Die Problematik: „Die Nervenkrankheit ist unkalkulierbar. Ich bekam Probleme beim Schlucken, die Stimme wurde brüchig und die Beine zittern. Es ist in einem fortgeschrittenen Stadium, aber ich kann es derzeit kompensieren. Zuerst dachte ich mir, Diagnose erhalten, danke, keine Zeit dafür, weitermachen. Sogar die Ärzte haben mir vermittelt, dass es unglaublich ist, wie ich darauf reagiere. Und ich steh auch mit zittrigen Beinen noch auf Eis.“
Österreichs Sportlerin des Jahres
Vanessa Herzog zeigt sich nach dem erschreckenden Befund äußerst tapfer und versucht auf eine rührende und zugleich humoristische Art und Weise, mit der Tatsache umzugehen. „Wenn er stolpert, muss ich schmunzeln, aber das mein ich nicht bös.

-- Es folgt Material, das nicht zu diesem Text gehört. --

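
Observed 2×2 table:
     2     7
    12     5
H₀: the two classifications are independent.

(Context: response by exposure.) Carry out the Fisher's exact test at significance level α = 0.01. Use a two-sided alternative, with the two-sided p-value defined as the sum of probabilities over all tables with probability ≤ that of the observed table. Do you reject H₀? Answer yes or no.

reject H₀: no

Margins: r₁=9, r₂=17, c₁=14, c₂=12, n=26
p_obs = C(9,2)·C(17,12)/C(26,14); sum pmf over tables with pmf ≤ p_obs
p-value (two-sided) = 0.03753
At α=0.01: p ≥ α → fail to reject H₀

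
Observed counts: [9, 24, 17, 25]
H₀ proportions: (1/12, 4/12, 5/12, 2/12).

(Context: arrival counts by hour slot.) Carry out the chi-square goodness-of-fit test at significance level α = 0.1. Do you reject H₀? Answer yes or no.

reject H₀: yes

n = 75; E_i = n·p_i = [6.25, 25.00, 31.25, 12.50]
χ² = (9−6.25)²/6.25 + (24−25.00)²/25.00 + (17−31.25)²/31.25 + (25−12.50)²/12.50 = 20.2480
df = 3
p-value (upper-tail) = 0.00015
At α=0.1: p < α → reject H₀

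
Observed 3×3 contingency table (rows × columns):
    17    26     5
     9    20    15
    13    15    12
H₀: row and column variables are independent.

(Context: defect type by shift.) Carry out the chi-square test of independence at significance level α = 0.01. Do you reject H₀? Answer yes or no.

reject H₀: no

Row totals [48, 44, 40], col totals [39, 61, 32], n=132
χ² = (17−14.18)²/14.18 + (26−22.18)²/22.18 + (5−11.64)²/11.64 + (9−13.00)²/13.00 + (20−20.33)²/20.33 + (15−10.67)²/10.67 + (13−11.82)²/11.82 + (15−18.48)²/18.48 + (12−9.70)²/9.70 = 9.3208
df = 4
p-value (upper-tail) = 0.05356
At α=0.01: p ≥ α → fail to reject H₀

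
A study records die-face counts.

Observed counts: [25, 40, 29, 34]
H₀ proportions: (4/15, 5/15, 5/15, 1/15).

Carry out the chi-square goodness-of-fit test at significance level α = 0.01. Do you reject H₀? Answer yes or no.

reject H₀: yes

n = 128; E_i = n·p_i = [34.13, 42.67, 42.67, 8.53]
χ² = (25−34.13)²/34.13 + (40−42.67)²/42.67 + (29−42.67)²/42.67 + (34−8.53)²/8.53 = 82.9902
df = 3
p-value (upper-tail) = 0.00000
At α=0.01: p < α → reject H₀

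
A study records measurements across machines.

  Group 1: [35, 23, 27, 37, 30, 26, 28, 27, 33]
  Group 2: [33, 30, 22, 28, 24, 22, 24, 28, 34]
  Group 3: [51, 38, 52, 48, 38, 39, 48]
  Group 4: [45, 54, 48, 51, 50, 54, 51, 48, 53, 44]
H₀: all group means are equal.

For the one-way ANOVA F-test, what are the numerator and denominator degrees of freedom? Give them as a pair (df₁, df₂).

k = 4 groups, N = 35 total
df = (k−1, N−k) = (4−1, 35−4) = (3, 31)

degrees of freedom = [3, 31]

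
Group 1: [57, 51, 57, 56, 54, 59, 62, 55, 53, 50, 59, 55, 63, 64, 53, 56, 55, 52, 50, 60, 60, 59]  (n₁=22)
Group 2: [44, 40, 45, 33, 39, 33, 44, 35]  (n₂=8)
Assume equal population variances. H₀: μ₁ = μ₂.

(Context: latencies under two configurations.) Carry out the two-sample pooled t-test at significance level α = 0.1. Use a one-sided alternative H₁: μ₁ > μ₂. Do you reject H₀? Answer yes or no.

x̄₁=56.364, s₁=4.054, n₁=22
x̄₂=39.125, s₂=4.998, n₂=8
s_p² = [21·4.054² + 7·4.998²]/28 = 18.5702
SE = √(s_p²·(1/22+1/8)) = 1.7792
t = (56.364−39.125)/1.7792 = 9.6893
df = 28
p-value (one-sided, H₁ greater) = 0.00000
At α=0.1: p < α → reject H₀

reject H₀: yes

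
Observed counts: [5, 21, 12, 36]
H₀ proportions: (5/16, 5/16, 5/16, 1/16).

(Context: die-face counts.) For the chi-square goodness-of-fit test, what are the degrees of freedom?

df = k − 1 = 4 − 1 = 3

degrees of freedom = 3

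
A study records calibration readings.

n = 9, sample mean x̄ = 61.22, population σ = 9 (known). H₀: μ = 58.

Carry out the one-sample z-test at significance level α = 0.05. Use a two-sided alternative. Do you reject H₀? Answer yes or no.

SE = σ/√n = 9/√9 = 3.0000
z = (x̄−μ₀)/SE = (61.22−58)/3.0000 = 1.0733
p-value (two-sided) = 0.28312
At α=0.05: p ≥ α → fail to reject H₀

reject H₀: no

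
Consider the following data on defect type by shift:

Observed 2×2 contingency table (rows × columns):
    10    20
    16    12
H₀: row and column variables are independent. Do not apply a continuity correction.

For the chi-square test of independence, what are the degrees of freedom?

df = (r−1)(c−1) = (2−1)·(2−1) = 1

degrees of freedom = 1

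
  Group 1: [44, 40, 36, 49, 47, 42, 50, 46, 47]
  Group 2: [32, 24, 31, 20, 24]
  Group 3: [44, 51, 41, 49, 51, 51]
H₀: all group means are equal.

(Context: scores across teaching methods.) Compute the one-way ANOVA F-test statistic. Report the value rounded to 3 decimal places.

Group means [44.56, 26.20, 47.83], grand mean 40.950
SSB = Σnᵢ(x̄ᵢ−x̄)² = 1489.094; SSW = ΣΣ(x−x̄ᵢ)² = 361.856
MSB = 1489.094/2 = 744.5472; MSW = 361.856/17 = 21.2856
F = MSB/MSW = 34.9789
df = (2, 17)

test statistic = 34.979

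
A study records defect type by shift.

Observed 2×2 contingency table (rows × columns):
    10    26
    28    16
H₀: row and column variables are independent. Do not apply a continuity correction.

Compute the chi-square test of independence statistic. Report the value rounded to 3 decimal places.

test statistic = 10.209

Row totals [36, 44], col totals [38, 42], n=80
χ² = (10−17.10)²/17.10 + (26−18.90)²/18.90 + (28−20.90)²/20.90 + (16−23.10)²/23.10 = 10.2094
df = 1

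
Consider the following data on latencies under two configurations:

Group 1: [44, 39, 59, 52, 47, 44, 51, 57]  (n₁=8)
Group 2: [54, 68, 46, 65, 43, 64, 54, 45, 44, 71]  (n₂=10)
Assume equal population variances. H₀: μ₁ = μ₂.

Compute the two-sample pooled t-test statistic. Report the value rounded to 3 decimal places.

test statistic = -1.423

x̄₁=49.125, s₁=6.875, n₁=8
x̄₂=55.400, s₂=10.814, n₂=10
s_p² = [7·6.875² + 9·10.814²]/16 = 86.4547
SE = √(s_p²·(1/8+1/10)) = 4.4105
t = (49.125−55.400)/4.4105 = -1.4227
df = 16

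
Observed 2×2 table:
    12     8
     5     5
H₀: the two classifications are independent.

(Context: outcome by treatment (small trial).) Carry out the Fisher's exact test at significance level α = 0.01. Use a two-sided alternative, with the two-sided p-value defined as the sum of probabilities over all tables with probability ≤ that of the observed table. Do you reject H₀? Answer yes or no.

Margins: r₁=20, r₂=10, c₁=17, c₂=13, n=30
p_obs = C(20,12)·C(10,5)/C(30,17); sum pmf over tables with pmf ≤ p_obs
p-value (two-sided) = 0.70548
At α=0.01: p ≥ α → fail to reject H₀

reject H₀: no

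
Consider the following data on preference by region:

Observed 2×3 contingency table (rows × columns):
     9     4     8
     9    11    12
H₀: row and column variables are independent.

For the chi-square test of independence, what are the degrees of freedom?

degrees of freedom = 2

df = (r−1)(c−1) = (2−1)·(3−1) = 2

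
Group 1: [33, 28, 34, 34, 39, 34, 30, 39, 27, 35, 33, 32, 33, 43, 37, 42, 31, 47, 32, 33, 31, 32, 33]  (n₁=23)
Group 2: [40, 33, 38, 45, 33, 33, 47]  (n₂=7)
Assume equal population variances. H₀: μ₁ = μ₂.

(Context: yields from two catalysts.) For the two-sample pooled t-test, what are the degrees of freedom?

df = n₁ + n₂ − 2 = 23 + 7 − 2 = 28

degrees of freedom = 28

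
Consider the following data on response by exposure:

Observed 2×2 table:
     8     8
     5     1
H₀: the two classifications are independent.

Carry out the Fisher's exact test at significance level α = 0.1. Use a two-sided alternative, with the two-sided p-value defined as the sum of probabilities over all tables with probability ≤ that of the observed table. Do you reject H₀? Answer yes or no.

Margins: r₁=16, r₂=6, c₁=13, c₂=9, n=22
p_obs = C(16,8)·C(6,5)/C(22,13); sum pmf over tables with pmf ≤ p_obs
p-value (two-sided) = 0.33304
At α=0.1: p ≥ α → fail to reject H₀

reject H₀: no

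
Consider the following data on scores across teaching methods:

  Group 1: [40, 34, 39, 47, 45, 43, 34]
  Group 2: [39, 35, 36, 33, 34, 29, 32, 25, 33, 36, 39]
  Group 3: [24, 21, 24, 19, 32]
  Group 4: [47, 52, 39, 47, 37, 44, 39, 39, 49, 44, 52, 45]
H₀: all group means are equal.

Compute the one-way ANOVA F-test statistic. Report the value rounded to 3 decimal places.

Group means [40.29, 33.73, 24.00, 44.50], grand mean 37.343
SSB = Σnᵢ(x̄ᵢ−x̄)² = 1709.275; SSW = ΣΣ(x−x̄ᵢ)² = 716.610
MSB = 1709.275/3 = 569.7584; MSW = 716.610/31 = 23.1165
F = MSB/MSW = 24.6473
df = (3, 31)

test statistic = 24.647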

Es klingt hart, aber wir können die Diagnose nicht rückgängig machen. Bei Wettkämpfen lässt er sich nichts anmerken, weil es da um mich geht. Nur, wenn es ihm so schlecht geht, dass er mich nicht mehr betreuen kann, hör ich sofort auf. Da würde der Sport zur Nebensache werden, auch wenn wir das Ziel verfolgen, bis 2026 bei den Spielen in Cortina dabei zu sein“, würde
die 24-Jährige unumstößlich Prioritäten setzen.
Im Augenblick fühlt sich ihr Trainer und Ehemann „gut, die Medikamente, mit denen es am Anfang schlechter ging, nehme ich im Moment nicht mehr. Ich versuche, mich gesund zu ernähren, Sport zu treiben und den Gesamtzustand aktiv zu halten. Es geht mir besser als damals in Inzell, weil ich jetzt weiß, woran ich leide. Und eines ist auch klar, es wird sich nicht mehr bessern.“Der 50-Jährige verrät, dass ihn der tragische Unfall von seinem Schützling Kira Grünberg, die seit einem Trainingssturz querschnittsgelähmt ist, geprägt hat. „Sie ist so toll mit ihrer Situation umgegangen, dass ich mir geschworen hab, wenn etwas in der Art passiert, gibt’s keine Ausreden.“
Der Wechsel ins holländische Team Reggeborgh hatte somit einen schlüssigen Grund, „weil ich dachte, dass ich die Saison nicht schaffe. Das war unser Sicherheitspolster, nur hat es nicht so funktioniert wie geplant, da sie individuelle Betreuung durch mich braucht.“Dieses Thema beschäftigt die beiden laufend, doch von dem Wort Beeinträchtigung ist Vanessa weit entfernt: „Wir schaffen alles. Wenn es ihm nicht gut geht, bin ich für ihn da. Uns kann nichts erschüttern. Er ist keine Belastung.“Tom erwähnt im selben Atemzug, dass sie ihm permanent erklärt, dass er ihr alles gegeben hat und sie ohne ihn nie Weltmeisterin geworden wäre. „Wir sind so weit gekommen, wieso soll’s nicht weitergehen, Begleiterscheinungen hin oder her. Die Leute sprechen von Bewunderung, aber ich will anderen Mut machen und zeigen, dass man trotz Einschränkungen über sich hinauswachsen kann.“
Die Überlegung, die Saison vorzeitig zu beenden, schmiss das Duo schnell über Bord. „Nach Salt Lake war ich enttäuscht, inzwischen ist es abgehakt. Ich schau nach vorne. Auf den 500 Metern bin ich schnell, hab eine starke Beschleunigung, nur da es kraftraubend ist, geh ich am 1000er etwas ein. Da werd ich rumprobieren.“So startet die Wahl-Ferlacherin ab heute bei der Sprint-Vierkampf-WM in Norwegen. Auch hier kommt man am Coronavirus nicht vorbei. „Wir werden ständig und überall getestet. Das nimmt die Organisation ernst. Doch besser so als umgekehrt.“
Wenn es ihm so schlecht geht, dass er mich nicht mehr betreuen kann, hör ich auf. Da würde der Sport zur Nebensache werden.